I have been self-publishing zines and comics for as long as I can remember. When I was a teenager I was making zines about the punk and skate scene in Cleveland, OH, and ever since have made it a habit to collect and self-publish my drawings and interests into comix and zines. It’s how I first connected with the creative communities that I identified with and that eventually led to tabling at various fests around North America like Comic Arts Brooklyn, Comic Arts Los Angeles, Kansas City Zine Con, and the Toronto Comic Arts Festival.

To this day it’s a habit I maintain as I find it creatively energizing. It’s the source of inspiration for the projects that I Illustrate and art direct and how I work out new ideas.

What commissioned work are you most proud of?

My work with Complex and All Elite Wrestling, an Op/Ed illustration I did for The New York Times titled: 'Go Ahead Millennials, Destroy Us', and the Garbage Pail Kids card I illustrated for Beyond the Streets.

This is not commission work, but my comic series Haunted Francis is the project I am most proud of. Haunted Francis follows a punk kid who has a sentient skull burst out of his chest that ruins his life in every way. After a series of failed relationships and jobs he and his skull eventually find themselves through professional wrestling.

This comic has led to a series of projects. Including a seasonal roadside attraction called Haunted Francis Storybook village. This project was created during a residency at Cooler Ranch at Treiber Farms on Long Island in New York (in collaboration with Cooler Gallery, Brooklyn).
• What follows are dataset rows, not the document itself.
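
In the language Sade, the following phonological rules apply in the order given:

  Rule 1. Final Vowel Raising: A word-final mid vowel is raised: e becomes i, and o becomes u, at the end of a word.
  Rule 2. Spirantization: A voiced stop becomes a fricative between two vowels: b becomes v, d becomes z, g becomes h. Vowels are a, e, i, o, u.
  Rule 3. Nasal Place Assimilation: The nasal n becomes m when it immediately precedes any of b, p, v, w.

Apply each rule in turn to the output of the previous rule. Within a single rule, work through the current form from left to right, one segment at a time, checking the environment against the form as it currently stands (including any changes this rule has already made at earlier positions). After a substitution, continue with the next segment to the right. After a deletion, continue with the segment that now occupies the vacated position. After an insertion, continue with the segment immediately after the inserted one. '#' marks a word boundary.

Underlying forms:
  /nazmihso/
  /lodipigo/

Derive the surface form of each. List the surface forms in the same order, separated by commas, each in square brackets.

/nazmihso/:
  Rule 1 Final Vowel Raising: [nazmihso] → [nazmihsu]
  Rule 2 Spirantization: no change — [nazmihsu]
  Rule 3 Nasal Place Assimilation: no change — [nazmihsu]
/lodipigo/:
  Rule 1 Final Vowel Raising: [lodipigo] → [lodipigu]
  Rule 2 Spirantization: [lodipigu] → [lozipihu]
  Rule 3 Nasal Place Assimilation: no change — [lozipihu]

[nazmihsu], [lozipihu]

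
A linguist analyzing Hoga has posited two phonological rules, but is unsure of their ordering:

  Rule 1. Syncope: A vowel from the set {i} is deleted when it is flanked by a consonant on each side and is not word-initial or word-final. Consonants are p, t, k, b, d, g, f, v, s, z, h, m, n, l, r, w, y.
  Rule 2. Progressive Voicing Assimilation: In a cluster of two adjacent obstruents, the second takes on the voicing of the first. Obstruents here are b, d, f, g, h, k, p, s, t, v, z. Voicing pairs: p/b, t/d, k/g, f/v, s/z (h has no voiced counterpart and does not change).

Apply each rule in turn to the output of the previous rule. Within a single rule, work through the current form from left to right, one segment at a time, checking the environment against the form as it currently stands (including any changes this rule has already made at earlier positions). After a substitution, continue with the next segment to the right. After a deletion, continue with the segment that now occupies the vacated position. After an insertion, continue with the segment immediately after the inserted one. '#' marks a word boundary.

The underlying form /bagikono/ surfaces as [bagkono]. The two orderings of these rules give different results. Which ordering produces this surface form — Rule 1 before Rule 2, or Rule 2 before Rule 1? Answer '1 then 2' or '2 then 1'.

Order 1 then 2:
  1 Syncope: [bagikono] → [bagkono]
  2 Progressive Voicing Assimilation: [bagkono] → [baggono]
  result: [baggono]
Order 2 then 1:
  2 Progressive Voicing Assimilation: no change — [bagikono]
  1 Syncope: [bagikono] → [bagkono]
  result: [bagkono]

2 then 1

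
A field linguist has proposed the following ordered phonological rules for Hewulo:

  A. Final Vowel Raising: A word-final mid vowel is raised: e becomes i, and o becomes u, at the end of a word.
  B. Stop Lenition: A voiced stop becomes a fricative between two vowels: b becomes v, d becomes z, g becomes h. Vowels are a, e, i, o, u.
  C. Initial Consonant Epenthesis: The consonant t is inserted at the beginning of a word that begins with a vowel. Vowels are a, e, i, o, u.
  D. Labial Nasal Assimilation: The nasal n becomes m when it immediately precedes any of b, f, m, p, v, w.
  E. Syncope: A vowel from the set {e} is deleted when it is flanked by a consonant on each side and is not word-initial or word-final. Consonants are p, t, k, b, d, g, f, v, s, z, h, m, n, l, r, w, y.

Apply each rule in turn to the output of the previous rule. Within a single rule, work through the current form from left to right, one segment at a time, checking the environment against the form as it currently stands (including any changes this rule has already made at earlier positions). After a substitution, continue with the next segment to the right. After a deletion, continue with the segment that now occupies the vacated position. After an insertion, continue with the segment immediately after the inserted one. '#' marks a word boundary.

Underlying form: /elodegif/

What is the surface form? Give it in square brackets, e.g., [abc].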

Additionally, a real-life professional wrestler has been working independent dates as Haunted Francis on the East Coast.


We first came across your work via the 21 Helmets show. How did you get chosen for that?

The agency Lincoln Design Company curated that show and asked me to take part.


The 'real life' Haunted Francis in action. A wrestler inspired by John's comic book character Photo: Earl Gardner


Do you have any crossover with motorcycles?

Only through my favourite neighbourhood coffee shop in Kansas City is a combination motorcycle repair shop and coffee roaster called Blip.

We've seen photos of you in Dead Kennedys T-shirts - where does punk fit in your art, and how is a band whose original line-up split before you were born (I'm guessing) still have a relevance to you?

When I was younger I played in punk bands - punk aesthetics and DIY ethos are woven into the fabric of who I am as a person. I’ve spent so much of my life skateboarding, drawing, and listening to/playing punk music. Those three things have informed a lot about my identity as a person and artist.

For Dead Kennedys specifically: some of the first punk songs that I covered with my friends were their songs, so they’ve been a long-time favourite. You are correct that they broke up the year before I was born but their music, and lyrical content, is, unfortunately, as relevant today as when they recorded it. Outside of that - they are just so good: Fresh Fruit For Rotting Vegetables and Plastic Surgery Disasters are two of my all-time favourite albums.

What was the inspiration for the Sideburn cover artwork?

The graveyard dirt bike scenes in Phantasm are something that has always stuck with me and something that I had on my mind when I first started working on this. While working through the sketches I came to the conclusion that I wanted to give the art more narrative content. So rather than the hero on the cover outracing another dirt tracker, I had him blasting by a wolf.

A motorcycle is a freedom machine but...

there's nothing quite like bombing down a hill on a skateboard.